Ma c'è qualcosa, in questo romanzo, che lo differenzia dagli altri. Lo stesso titolo - La via del guerriero di pace - risulta essere molto evocativo: la via sembra alludere ad un percorso, alla direzione da prendere, che ciascuno di noi ricerca magari per tutta la vita, senza sapere se le scelte e le decisioni assunte in passato sono state quelle giuste e risolutive; la figura del guerriero fa pensare invece alla nostra capacità di lottare per superare quei confini e quelle barriere, fisiche e mentali, che si frappongono alla conquista della felicità o comunque della massima espressione dei nostri desideri, delle aspirazioni e degli obiettivi che ci caratterizzano; la parola 'pace' infine definisce e specifica la qualità delle nostre azioni, la peculiarità del nostro comportamento sempre teso al miglioramento interiore, a connotare l'onestà di intenti, la sincerità dei rapporti interpersonali, la rettitudine morale.

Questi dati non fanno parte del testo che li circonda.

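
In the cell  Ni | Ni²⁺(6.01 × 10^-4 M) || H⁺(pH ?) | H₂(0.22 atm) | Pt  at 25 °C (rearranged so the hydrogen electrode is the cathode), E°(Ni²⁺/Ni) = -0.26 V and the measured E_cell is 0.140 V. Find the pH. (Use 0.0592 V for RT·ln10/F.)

E°_cell = 0.26 V and n = 2.
log Q = n(E° − E)/0.0592 = 2×(0.26 − 0.140)/0.0592 = 4.054.
With Q = [Ni²⁺]·P(H₂) / [H⁺]^2, solving for [H⁺] gives log[H⁺] = -3.966, so pH = 3.97.

pH = 3.97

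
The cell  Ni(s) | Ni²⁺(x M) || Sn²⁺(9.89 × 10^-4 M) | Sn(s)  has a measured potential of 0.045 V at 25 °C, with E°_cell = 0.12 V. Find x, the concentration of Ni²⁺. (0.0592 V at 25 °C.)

From the Nernst equation, log Q = n(E° − E)/0.0592 = 2(0.12 − 0.045)/0.0592 = 2.534, so Q = 342.
With Q = [Ni²⁺]/[Sn²⁺] and the known concentrations, [Ni²⁺] in the numerator gives [Ni²⁺] = 0.34 M.

0.34 M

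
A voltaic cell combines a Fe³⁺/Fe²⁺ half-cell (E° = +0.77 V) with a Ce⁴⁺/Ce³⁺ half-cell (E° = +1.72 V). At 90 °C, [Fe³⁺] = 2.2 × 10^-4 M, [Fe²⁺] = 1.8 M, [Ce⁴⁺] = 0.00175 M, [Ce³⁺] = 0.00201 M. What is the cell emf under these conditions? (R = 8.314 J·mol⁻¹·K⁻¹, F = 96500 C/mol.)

The Ce⁴⁺/Ce³⁺ couple has the higher reduction potential and acts as the cathode, so E°_cell = +1.72 − (+0.77) = 0.95 V.
Balancing electrons gives n = 1; the reaction quotient is Q = [Fe³⁺]·[Ce³⁺]/([Fe²⁺]·[Ce⁴⁺]) = 1.4 × 10^-4.
E = E° − (RT/nF) ln Q = 0.95 − (8.314×363)/(1×96500) × (-8.871) = 0.950 + 0.277 = 1.227 V.

1.23 V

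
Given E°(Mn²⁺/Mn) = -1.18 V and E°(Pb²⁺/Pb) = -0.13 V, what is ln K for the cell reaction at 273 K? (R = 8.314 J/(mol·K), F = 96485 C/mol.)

E°_cell = -0.13 − (-1.18) = 1.05 V, with n = 2 electrons transferred.
At equilibrium E = 0, so the Nernst equation gives ln K = nFE°/RT = (2)(96485)(1.05)/((8.314)(273)) = 89.27.

ln K = 89.3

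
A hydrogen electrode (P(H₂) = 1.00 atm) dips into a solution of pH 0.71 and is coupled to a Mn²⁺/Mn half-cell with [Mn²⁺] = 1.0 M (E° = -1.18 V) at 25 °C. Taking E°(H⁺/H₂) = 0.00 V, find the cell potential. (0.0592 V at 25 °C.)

The hydrogen couple is the cathode, so E°_cell = 1.18 V; n = 2.
[H⁺] = 10^(−0.71) = 0.19 M, and Q = [Mn²⁺]·P(H₂) / [H⁺]^2 = 26.3.
E = E° − (0.0592/2) log Q = 1.18 − (0.0592/2)(1.420) = 1.138 V.

1.14 V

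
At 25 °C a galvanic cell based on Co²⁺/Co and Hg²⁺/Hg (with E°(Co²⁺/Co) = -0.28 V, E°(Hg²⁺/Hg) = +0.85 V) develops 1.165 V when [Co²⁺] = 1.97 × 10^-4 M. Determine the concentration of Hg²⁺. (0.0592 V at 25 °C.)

From the Nernst equation, log Q = n(E° − E)/0.0592 = 2(1.13 − 1.165)/0.0592 = -1.182, so Q = 0.0657.
With Q = [Co²⁺]/[Hg²⁺] and the known concentrations, [Hg²⁺] in the denominator gives [Hg²⁺] = 0.003 M.

0.003 M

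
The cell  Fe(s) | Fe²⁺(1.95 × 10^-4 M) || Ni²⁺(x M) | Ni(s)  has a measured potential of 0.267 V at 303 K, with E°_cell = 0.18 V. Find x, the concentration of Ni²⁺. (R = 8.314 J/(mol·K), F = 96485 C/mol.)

0.15 M

From the Nernst equation, ln Q = nF(E° − E)/RT = 2×96485×(0.18 − 0.267)/(8.314×303) = -6.664, so Q = 0.00128.
With Q = [Fe²⁺]/[Ni²⁺] and the known concentrations, [Ni²⁺] in the denominator gives [Ni²⁺] = 0.15 M.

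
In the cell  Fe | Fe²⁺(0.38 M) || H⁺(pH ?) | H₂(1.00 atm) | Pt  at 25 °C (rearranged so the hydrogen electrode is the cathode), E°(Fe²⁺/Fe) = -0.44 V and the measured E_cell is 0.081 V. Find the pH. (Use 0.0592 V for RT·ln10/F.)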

E poi c'è la figura di Socrate, centrale in tutta l'opera, che descrive quel méntore, quella guida che farebbe comodo un po' a tutti, perché stimola e indirizza con forza e coraggio al compimento delle scelte più opportune.
Cosa importa sapere se questo personaggio sia veramente esistito o sia invece - come io ritengo - una mera invenzione, una metafora stravagante e affascinante che guida al risveglio spirituale, a percorrere 'la via illuminata' che porta alla consapevolezza di sé e del mondo intero. Non si pensi che questa via sia semplice e diritta, anzi è tortuosa e irta di difficoltà ed è in questo contesto che si sviluppa l'insegnamento e l'addestramento impartito dal maestro. I suoi messaggi sono istantanei e tempestivi e inevitabilmente finiscono per mettere in crisi le convinzioni e la mentalità del protagonista, che deve lottare per sradicare le sue illusioni ed i falsi sogni a cui era abituato, per rinascere a nuova vita dopo molteplici peripezie. In sintesi, bisogna riconoscere che questo scrittore sa creare un approccio molto coinvolgente verso una materia già trattata ampiamente da altri. Partendo da una sua esperienza autobiografica, riesce a descrivere eventi e situazioni in modo mirabile e molto personale. Non è mai banale e retorico, ma costruisce tutta una storia originale ed ogni episodio ne rappresenta la manifestazione di una lezione da apprendere, un messaggio di amore e comprensione, amicizia e onestà che non può lasciare indifferente nessuno.